Created By : Jatin Gogia
Reviewed By : Rajasekhar Valipishetty
Last Updated : Apr 06, 2023
HCF Calculator using the Euclid Division Algorithm helps you to find the Highest common factor (HCF) easily for 62, 497, 819 i.e. 1 the largest integer that leaves a remainder zero for all numbers.
HCF of 62, 497, 819 is 1 the largest number which exactly divides all the numbers i.e. where the remainder is zero. Let us get into the working of this example.
Consider we have numbers 62, 497, 819 and we need to find the HCF of these numbers. To do so, we need to choose the largest integer first and then as per Euclid's Division Lemma a = bq + r where 0 ≤ r ≤ b
Highest common factor (HCF) of 62, 497, 819 is 1.
HCF(62, 497, 819) = 1
Highest common factor or Highest common divisor (hcd) can be calculated by Euclid's algotithm.
Highest common factor (HCF) of 62, 497, 819 is 1.
Step 1: Since 497 > 62, we apply the division lemma to 497 and 62, to get
497 = 62 x 8 + 1
Step 2: Since the reminder 62 ≠ 0, we apply division lemma to 1 and 62, to get
62 = 1 x 62 + 0
The remainder has now become zero, so our procedure stops. Since the divisor at this stage is 1, the HCF of 62 and 497 is 1
Notice that 1 = HCF(62,1) = HCF(497,62) .
We can take hcf of as 1st numbers and next number as another number to apply in Euclidean lemma
Step 1: Since 819 > 1, we apply the division lemma to 819 and 1, to get
819 = 1 x 819 + 0
The remainder has now become zero, so our procedure stops.
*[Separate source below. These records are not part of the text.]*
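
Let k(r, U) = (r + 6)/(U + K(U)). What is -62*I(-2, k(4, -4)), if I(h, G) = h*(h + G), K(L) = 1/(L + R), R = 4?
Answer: -248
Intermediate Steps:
K(L) = 1/(4 + L) (K(L) = 1/(L + 4) = 1/(4 + L))
k(r, U) = (6 + r)/(U + 1/(4 + U)) (k(r, U) = (r + 6)/(U + 1/(4 + U)) = (6 + r)/(U + 1/(4 + U)))
I(h, G) = h*(G + h)
-62*I(-2, k(4, -4)) = -(-124)*((4 - 4)*(6 + 4)/(1 - 4*(4 - 4)) - 2) = -(-124)*(0*10/(1 - 4*0) - 2) = -(-124)*(0*10/(1 + 0) - 2) = -(-124)*(0*10/1 - 2) = -(-124)*(1*0*10 - 2) = -(-124)*(0 - 2) = -(-124)*(-2) = -62*4 = -248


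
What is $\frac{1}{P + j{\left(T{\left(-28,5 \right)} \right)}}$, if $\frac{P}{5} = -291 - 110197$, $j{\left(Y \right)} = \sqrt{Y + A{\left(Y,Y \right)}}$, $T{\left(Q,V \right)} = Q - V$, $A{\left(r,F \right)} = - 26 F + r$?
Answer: $- \frac{69055}{38148744101} - \frac{3 \sqrt{22}}{152594976404} \approx -1.8102 \cdot 10^{-6}$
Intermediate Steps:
$A{\left(r,F \right)} = r - 26 F$
$j{\left(Y \right)} = 2 \sqrt{6} \sqrt{- Y}$ ($j{\left(Y \right)} = \sqrt{Y + \left(Y - 26 Y\right)} = \sqrt{Y - 25 Y} = \sqrt{- 24 Y} = 2 \sqrt{6} \sqrt{- Y}$)
$P = -552440$ ($P = 5 \left(-291 - 110197\right) = 5 \left(-110488\right) = -552440$)
$\frac{1}{P + j{\left(T{\left(-28,5 \right)} \right)}} = \frac{1}{-552440 + 2 \sqrt{6} \sqrt{- (-28 - 5)}} = \frac{1}{-552440 + 2 \sqrt{6} \sqrt{\left(-1\right) \left(-33\right)}} = \frac{1}{-552440 + 2 \sqrt{6} \sqrt{33}} = \frac{1}{-552440 + 6 \sqrt{22}}$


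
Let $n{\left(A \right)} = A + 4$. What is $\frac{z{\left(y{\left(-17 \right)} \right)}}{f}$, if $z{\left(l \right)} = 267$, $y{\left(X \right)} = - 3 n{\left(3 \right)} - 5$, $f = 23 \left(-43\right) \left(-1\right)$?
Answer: $\frac{267}{989} \approx 0.26997$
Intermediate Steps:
$n{\left(A \right)} = 4 + A$
$f = 989$ ($f = \left(-989\right) \left(-1\right) = 989$)
$y{\left(X \right)} = -26$ ($y{\left(X \right)} = - 3 \left(4 + 3\right) - 5 = \left(-3\right) 7 - 5 = -21 - 5 = -26$)
$\frac{z{\left(y{\left(-17 \right)} \right)}}{f} = \frac{267}{989}$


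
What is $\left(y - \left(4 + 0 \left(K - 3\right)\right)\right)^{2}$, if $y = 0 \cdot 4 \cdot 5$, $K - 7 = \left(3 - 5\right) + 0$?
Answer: $16$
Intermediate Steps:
$K = 5$ ($K = 7 + \left(\left(3 - 5\right) + 0\right) = 7 + \left(-2 + 0\right) = 7 - 2 = 5$)
$y = 0$ ($y = 0 \cdot 5 = 0$)
$\left(y - \left(4 + 0 \left(K - 3\right)\right)\right)^{2} = \left(0 - \left(4 + 0 \left(5 - 3\right)\right)\right)^{2} = \left(0 + \left(0 \cdot 2 - 4\right)\right)^{2} = \left(0 + \left(0 - 4\right)\right)^{2} = \left(0 - 4\right)^{2} = \left(-4\right)^{2} = 16$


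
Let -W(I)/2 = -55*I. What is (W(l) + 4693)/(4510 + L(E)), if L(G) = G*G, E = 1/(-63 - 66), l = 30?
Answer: 133011513/75050911 ≈ 1.7723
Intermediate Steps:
W(I) = 110*I (W(I) = -(-110)*I = 110*I)
E = -1/129 (E = 1/(-129) = -1/129 ≈ -0.0077519)
L(G) = G²
(W(l) + 4693)/(4510 + L(E)) = (110*30 + 4693)/(4510 + (-1/129)²) = (3300 + 4693)/(4510 + 1/16641) = 7993/(75050911/16641) = 7993*(16641/75050911) = 133011513/75050911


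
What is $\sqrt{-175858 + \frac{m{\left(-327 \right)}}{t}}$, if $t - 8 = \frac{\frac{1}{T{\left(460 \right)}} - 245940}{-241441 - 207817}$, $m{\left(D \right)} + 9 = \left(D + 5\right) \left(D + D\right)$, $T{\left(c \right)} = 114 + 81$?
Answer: $\frac{2 i \sqrt{21197570775367809879217}}{748800779} \approx 388.87 i$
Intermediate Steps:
$T{\left(c \right)} = 195$
$m{\left(D \right)} = -9 + 2 D \left(5 + D\right)$ ($m{\left(D \right)} = -9 + \left(D + 5\right) \left(D + D\right) = -9 + \left(5 + D\right) 2 D = -9 + 2 D \left(5 + D\right)$)
$t = \frac{748800779}{87605310}$ ($t = 8 + \frac{\frac{1}{195} - 245940}{-241441 - 207817} = 8 + \frac{\frac{1}{195} - 245940}{-449258} = 8 - - \frac{47958299}{87605310} = 8 + \frac{47958299}{87605310} = \frac{748800779}{87605310} \approx 8.5474$)
$\sqrt{-175858 + \frac{m{\left(-327 \right)}}{t}} = \sqrt{-175858 + \frac{-9 + 2 \left(-327\right)^{2} + 10 \left(-327\right)}{\frac{748800779}{87605310}}} = \sqrt{-175858 + \left(-9 + 2 \cdot 106929 - 3270\right) \frac{87605310}{748800779}} = \sqrt{-175858 + \left(-9 + 213858 - 3270\right) \frac{87605310}{748800779}} = \sqrt{-175858 + 210579 \cdot \frac{87605310}{748800779}} = \sqrt{-175858 + \frac{18447838574490}{748800779}} = \sqrt{- \frac{113234768818892}{748800779}} = \frac{2 i \sqrt{21197570775367809879217}}{748800779}$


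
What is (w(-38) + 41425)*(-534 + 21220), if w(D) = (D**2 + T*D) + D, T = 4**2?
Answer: 873424978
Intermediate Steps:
T = 16
w(D) = D**2 + 17*D (w(D) = (D**2 + 16*D) + D = D**2 + 17*D)
(w(-38) + 41425)*(-534 + 21220) = (-38*(17 - 38) + 41425)*(-534 + 21220) = (-38*(-21) + 41425)*20686 = (798 + 41425)*20686 = 42223*20686 = 873424978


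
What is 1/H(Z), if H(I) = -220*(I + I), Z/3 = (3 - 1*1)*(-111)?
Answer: 1/293040 ≈ 3.4125e-6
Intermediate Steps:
Z = -666 (Z = 3*((3 - 1*1)*(-111)) = 3*((3 - 1)*(-111)) = 3*(2*(-111)) = 3*(-222) = -666)
H(I) = -440*I
1/H(Z) = 1/(-440*(-666)) = 1/293040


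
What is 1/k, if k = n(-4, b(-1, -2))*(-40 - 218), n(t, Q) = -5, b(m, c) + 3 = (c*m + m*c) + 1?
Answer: 1/1290 ≈ 0.00077519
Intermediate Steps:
b(m, c) = -2 + 2*c*m (b(m, c) = -3 + ((c*m + m*c) + 1) = -3 + ((c*m + c*m) + 1) = -3 + (2*c*m + 1) = -3 + (1 + 2*c*m) = -2 + 2*c*m)
k = 1290 (k = -5*(-40 - 218) = -5*(-258) = 1290)
1/k = 1/1290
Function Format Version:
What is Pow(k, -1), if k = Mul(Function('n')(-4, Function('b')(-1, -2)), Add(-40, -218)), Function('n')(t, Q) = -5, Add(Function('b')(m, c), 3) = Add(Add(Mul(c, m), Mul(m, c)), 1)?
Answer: Rational(1, 1290) ≈ 0.00077519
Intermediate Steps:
Function('b')(m, c) = Add(-2, Mul(2, c, m)) (Function('b')(m, c) = Add(-3, Add(Add(Mul(c, m), Mul(m, c)), 1)) = Add(-3, Add(Add(Mul(c, m), Mul(c, m)), 1)) = Add(-3, Add(Mul(2, c, m), 1)) = Add(-3, Add(1, Mul(2, c, m))) = Add(-2, Mul(2, c, m)))
k = 1290 (k = Mul(-5, Add(-40, -218)) = Mul(-5, -258) = 1290)
Pow(k, -1) = Pow(1290, -1) = Rational(1, 1290)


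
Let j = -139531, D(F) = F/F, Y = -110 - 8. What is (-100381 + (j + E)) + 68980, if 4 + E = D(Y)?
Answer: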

Since the divisor at this stage is 1, the HCF of 1 and 819 is 1
Notice that 1 = HCF(819,1) .
Here are some samples of HCF using Euclid's Algorithm calculations.
1. What is the Euclid division algorithm?
Answer: Euclid's Division Algorithm is a technique to compute the Highest Common Factor (HCF) of given positive integers.
2. what is the HCF of 62, 497, 819?
Answer: HCF of 62, 497, 819 is 1 the largest number that divides all the numbers leaving a remainder zero.
3. How to find HCF of 62, 497, 819 using Euclid's Algorithm?
Answer: For arbitrary numbers 62, 497, 819 apply Euclid’s Division Lemma in succession until you obtain a remainder zero. HCF is the remainder in the last but one step.